The network architectures presented in this study are well known and showed promising results in many computer vision semantic segmentation tasks. The FCN [9] and the U-Net [8] are considered classical approaches while the FC DenseNet and the DRN are more advanced and relatively new approaches for semantic segmentation. Hence, it was interesting to see in Table 1 that the classic U-Net and FCN showed superior segmentation performance over the more advanced approaches. The advantage of using pre-trained networks for medical imaging tasks has already been shown in several studies [7], and even though only the encoder part of the FCN and U-Net (VGG16 encoder) networks was pre-trained using the ImageNet database in our case, it seemed to be advantageous. The best segmentation performance was obtained using the proposed U-Net based architecture including the pre-trained VGG16 encoder (Table 1).

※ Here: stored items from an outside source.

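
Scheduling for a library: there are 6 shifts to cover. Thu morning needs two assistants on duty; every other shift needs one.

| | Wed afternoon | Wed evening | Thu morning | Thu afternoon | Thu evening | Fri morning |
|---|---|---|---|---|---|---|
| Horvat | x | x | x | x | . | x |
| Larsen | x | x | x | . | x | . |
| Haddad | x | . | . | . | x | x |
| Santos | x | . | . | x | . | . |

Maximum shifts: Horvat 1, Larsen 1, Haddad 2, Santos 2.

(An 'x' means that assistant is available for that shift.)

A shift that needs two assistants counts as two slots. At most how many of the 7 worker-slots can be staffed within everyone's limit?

6

Total capacity across all assistants is 1+1+2+2 = 6, and 7 slots are needed, so at most 6 can be filled.
An assignment achieving 6: Wed afternoon→Santos, Wed evening→Horvat, Thu morning→Larsen, Thu afternoon→Santos, Thu evening→Haddad, Fri morning→Haddad.
Loads: Horvat 1/1, Larsen 1/1, Haddad 2/2, Santos 2/2.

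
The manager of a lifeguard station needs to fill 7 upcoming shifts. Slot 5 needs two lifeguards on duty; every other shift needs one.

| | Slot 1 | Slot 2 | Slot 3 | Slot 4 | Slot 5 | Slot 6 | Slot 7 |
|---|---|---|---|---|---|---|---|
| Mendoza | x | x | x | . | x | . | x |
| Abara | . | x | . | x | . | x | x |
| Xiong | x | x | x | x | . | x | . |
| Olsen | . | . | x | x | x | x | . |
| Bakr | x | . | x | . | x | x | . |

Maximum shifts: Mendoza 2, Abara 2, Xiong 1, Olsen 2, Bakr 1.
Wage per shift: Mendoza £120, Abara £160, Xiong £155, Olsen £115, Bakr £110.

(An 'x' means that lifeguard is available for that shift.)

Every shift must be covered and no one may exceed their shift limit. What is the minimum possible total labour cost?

£1055

Picking the cheapest available lifeguard for each shift independently would cost £910, but that ignores the shift limits.
An optimal schedule: Slot 1→Mendoza, Slot 2→Abara, Slot 3→Xiong, Slot 4→Abara, Slot 5→Olsen+Bakr, Slot 6→Olsen, Slot 7→Mendoza.
Total: 120 + 160 + 155 + 160 + 115 + 110 + 115 + 120 = £1055.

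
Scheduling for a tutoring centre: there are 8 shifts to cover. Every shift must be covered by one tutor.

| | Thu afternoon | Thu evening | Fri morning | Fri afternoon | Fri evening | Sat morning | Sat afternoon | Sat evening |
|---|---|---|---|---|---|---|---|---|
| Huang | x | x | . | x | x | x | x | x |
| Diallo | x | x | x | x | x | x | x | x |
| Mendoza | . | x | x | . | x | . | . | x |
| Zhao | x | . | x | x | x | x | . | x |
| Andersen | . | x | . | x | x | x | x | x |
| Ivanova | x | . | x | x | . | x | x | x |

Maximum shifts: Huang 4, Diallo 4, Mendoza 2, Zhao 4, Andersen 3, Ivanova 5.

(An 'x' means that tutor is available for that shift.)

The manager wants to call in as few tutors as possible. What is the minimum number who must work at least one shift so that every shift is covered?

8 slots to fill and no one can take more than 5, so at least ⌈8/5⌉ = 2 tutors are needed.
Huang and Diallo alone can cover everything: Thu afternoon→Huang, Thu evening→Huang, Fri morning→Diallo, Fri afternoon→Huang, Fri evening→Huang, Sat morning→Diallo, Sat afternoon→Diallo, Sat evening→Diallo.

2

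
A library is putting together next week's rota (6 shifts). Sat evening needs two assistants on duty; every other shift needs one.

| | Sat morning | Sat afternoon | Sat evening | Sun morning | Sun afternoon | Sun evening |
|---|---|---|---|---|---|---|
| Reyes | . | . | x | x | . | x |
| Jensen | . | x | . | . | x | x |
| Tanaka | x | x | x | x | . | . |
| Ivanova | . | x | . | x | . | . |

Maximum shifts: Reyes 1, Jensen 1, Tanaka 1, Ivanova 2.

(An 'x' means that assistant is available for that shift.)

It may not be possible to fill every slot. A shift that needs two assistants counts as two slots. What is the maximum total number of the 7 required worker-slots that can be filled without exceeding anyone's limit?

5

Total capacity across all assistants is 1+1+1+2 = 5, and 7 slots are needed, so at most 5 can be filled.
An assignment achieving 5: Sat morning→Tanaka, Sat afternoon→Ivanova, Sat evening→Reyes, Sun morning→Ivanova, Sun afternoon→Jensen.
Loads: Reyes 1/1, Jensen 1/1, Tanaka 1/1, Ivanova 2/2.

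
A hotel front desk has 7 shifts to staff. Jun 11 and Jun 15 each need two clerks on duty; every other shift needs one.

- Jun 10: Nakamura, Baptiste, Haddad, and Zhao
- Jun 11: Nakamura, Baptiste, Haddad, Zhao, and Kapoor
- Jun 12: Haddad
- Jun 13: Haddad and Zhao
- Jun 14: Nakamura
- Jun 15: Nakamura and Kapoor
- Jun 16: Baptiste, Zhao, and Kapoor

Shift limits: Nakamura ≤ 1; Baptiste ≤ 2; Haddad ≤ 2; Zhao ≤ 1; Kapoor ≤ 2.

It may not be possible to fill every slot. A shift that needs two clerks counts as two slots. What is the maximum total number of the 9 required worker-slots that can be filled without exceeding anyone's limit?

8

Total capacity across all clerks is 1+2+2+1+2 = 8, and 9 slots are needed, so at most 8 can be filled.
An assignment achieving 8: Jun 10→Baptiste, Jun 11→Zhao+Kapoor, Jun 12→Haddad, Jun 13→Haddad, Jun 14→Nakamura, Jun 15→Kapoor, Jun 16→Baptiste.
Loads: Nakamura 1/1, Baptiste 2/2, Haddad 2/2, Zhao 1/1, Kapoor 2/2.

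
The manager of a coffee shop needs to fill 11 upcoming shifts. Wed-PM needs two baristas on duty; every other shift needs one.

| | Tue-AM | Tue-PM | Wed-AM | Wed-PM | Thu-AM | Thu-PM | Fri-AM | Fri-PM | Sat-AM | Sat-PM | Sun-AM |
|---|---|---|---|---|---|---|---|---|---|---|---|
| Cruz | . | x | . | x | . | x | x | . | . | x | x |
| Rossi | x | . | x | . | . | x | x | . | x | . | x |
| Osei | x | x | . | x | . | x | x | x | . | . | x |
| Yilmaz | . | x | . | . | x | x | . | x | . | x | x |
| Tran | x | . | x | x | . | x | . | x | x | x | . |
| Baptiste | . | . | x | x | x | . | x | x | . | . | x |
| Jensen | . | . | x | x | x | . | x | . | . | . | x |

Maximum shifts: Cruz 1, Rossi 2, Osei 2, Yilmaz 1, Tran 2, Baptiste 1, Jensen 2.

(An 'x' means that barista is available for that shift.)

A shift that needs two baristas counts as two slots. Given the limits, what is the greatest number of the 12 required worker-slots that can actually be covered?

Total capacity across all baristas is 1+2+2+1+2+1+2 = 11, and 12 slots are needed, so at most 11 can be filled.
An assignment achieving 11: Tue-AM→Rossi, Tue-PM→Cruz, Wed-AM→Tran, Wed-PM→Osei+Baptiste, Thu-AM→Yilmaz, Fri-AM→Jensen, Fri-PM→Osei, Sat-AM→Rossi, Sat-PM→Tran, Sun-AM→Jensen.
Loads: Cruz 1/1, Rossi 2/2, Osei 2/2, Yilmaz 1/1, Tran 2/2, Baptiste 1/1, Jensen 2/2.

11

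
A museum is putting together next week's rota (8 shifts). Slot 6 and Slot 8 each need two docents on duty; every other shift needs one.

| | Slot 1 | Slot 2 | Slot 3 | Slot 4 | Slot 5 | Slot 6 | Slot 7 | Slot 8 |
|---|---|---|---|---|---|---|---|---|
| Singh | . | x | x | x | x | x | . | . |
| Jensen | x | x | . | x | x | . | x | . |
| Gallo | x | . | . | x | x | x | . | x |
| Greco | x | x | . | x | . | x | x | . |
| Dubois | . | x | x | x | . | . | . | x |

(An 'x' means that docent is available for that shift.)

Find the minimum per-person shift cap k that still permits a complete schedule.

With 5 docents and 10 worker-slots to fill, someone must work at least ⌈10/5⌉ = 2 shifts, so k ≥ 2.
k = 2 works: Slot 1→Jensen, Slot 2→Greco, Slot 3→Singh, Slot 4→Dubois, Slot 5→Singh, Slot 6→Gallo+Greco, Slot 7→Jensen, Slot 8→Gallo+Dubois.
Loads: Singh 2, Jensen 2, Gallo 2, Greco 2, Dubois 2 — all ≤ 2.

2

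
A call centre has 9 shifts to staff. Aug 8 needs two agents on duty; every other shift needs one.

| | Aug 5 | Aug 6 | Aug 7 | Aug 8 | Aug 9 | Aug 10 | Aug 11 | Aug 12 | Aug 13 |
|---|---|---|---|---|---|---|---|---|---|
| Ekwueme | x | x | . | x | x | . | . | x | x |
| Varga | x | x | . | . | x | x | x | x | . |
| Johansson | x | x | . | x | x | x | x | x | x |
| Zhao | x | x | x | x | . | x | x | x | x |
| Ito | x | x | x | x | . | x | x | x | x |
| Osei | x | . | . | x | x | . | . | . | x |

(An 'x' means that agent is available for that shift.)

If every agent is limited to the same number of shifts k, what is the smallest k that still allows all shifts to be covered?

2

With 6 agents and 10 worker-slots to fill, someone must work at least ⌈10/6⌉ = 2 shifts, so k ≥ 2.
k = 2 works: Aug 5→Zhao, Aug 6→Ekwueme, Aug 7→Zhao, Aug 8→Ito+Osei, Aug 9→Ekwueme, Aug 10→Varga, Aug 11→Varga, Aug 12→Johansson, Aug 13→Johansson.
Loads: Ekwueme 2, Varga 2, Johansson 2, Zhao 2, Ito 1, Osei 1 — all ≤ 2.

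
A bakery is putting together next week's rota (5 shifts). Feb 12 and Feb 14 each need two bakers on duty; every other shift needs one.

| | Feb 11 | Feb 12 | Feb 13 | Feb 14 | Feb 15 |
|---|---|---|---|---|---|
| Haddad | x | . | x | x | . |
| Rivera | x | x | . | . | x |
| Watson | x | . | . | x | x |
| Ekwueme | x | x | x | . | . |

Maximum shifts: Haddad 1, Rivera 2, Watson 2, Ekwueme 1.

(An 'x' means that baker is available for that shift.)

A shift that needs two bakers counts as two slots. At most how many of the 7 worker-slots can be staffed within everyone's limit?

Total capacity across all bakers is 1+2+2+1 = 6, and 7 slots are needed, so at most 6 can be filled.
An assignment achieving 6: Feb 11→Watson, Feb 12→Rivera+Ekwueme, Feb 13→Haddad, Feb 14→Watson, Feb 15→Rivera.
Loads: Haddad 1/1, Rivera 2/2, Watson 2/2, Ekwueme 1/1.

6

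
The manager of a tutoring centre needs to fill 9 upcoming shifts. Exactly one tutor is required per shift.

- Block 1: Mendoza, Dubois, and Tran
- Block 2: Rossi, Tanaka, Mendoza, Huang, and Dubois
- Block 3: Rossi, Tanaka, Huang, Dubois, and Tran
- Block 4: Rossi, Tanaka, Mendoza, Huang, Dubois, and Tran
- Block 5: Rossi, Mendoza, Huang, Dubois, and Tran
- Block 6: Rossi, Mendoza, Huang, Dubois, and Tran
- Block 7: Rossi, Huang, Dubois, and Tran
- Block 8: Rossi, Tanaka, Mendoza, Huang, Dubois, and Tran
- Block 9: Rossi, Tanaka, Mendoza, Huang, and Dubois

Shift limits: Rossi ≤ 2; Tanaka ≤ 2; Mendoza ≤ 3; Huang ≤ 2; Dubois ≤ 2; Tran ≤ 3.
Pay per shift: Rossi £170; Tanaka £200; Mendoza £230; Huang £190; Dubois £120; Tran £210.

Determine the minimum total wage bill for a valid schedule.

£1570

Picking the cheapest available tutor for each shift independently would cost £1080, but that ignores the shift limits.
An optimal schedule: Block 1→Dubois, Block 2→Rossi, Block 3→Rossi, Block 4→Tanaka, Block 5→Huang, Block 6→Huang, Block 7→Dubois, Block 8→Tran, Block 9→Tanaka.
Total: 120 + 170 + 170 + 200 + 190 + 190 + 120 + 210 + 200 = £1570.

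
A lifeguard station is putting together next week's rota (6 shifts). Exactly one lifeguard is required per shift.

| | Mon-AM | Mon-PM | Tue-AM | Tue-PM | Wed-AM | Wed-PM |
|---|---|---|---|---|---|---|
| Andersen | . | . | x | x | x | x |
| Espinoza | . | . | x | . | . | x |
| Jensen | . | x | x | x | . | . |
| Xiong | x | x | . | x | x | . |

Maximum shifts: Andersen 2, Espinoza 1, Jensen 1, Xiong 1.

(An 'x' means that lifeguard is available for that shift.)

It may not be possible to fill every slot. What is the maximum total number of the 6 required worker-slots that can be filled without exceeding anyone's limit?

Total capacity across all lifeguards is 2+1+1+1 = 5, and 6 slots are needed, so at most 5 can be filled.
An assignment achieving 5: Mon-AM→Xiong, Mon-PM→Jensen, Tue-AM→Espinoza, Wed-AM→Andersen, Wed-PM→Andersen.
Loads: Andersen 2/2, Espinoza 1/1, Jensen 1/1, Xiong 1/1.

5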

Next, we explored the effect of training multi-class segmentation model using different loss functions (Table 2). We demonstrated that small structures such as the clavicles can benefit from weighted loss functions such the Tversky loss function while the larger structures (lung and heart) achieved the best segmentation results using Dice or Binary Cross-Entropy loss functions. Applying additional minor post-processing resulted in further decrease of the MACD measure with cleaner and more precise segmentations for all three structures as displayed in Fig. 3.

Table 3 presents the final comparison between our top selected model, the multi-class U-Net VGG16 with dice loss, to state-of-the-art methods [2,3,4,5,6] and human observer segmentations [6]. Our model outperformed all state-of-the-art methods tested in this study and the human observer for the lungs and heart segmentation. For the clavicles segmentation, fewer studies were conducted. Novikov et al. [2] reported results on different data split than the benchmark recommendation so its not an objective comparison. However, our proposed network outperformed an additional top reported method [6].

In conclusion, we presented an experimental study in which four top segmentation architectures and several losses were compared for the task of segmenting anatomical structures on chest X-Ray images. Results were evaluated quantitatively with qualitative examples of our best performing model. Improving the segmentation of the lung field, heart and clavicles is the foundation for better CAD tools and the development of new applications for medical thoracic images analysis.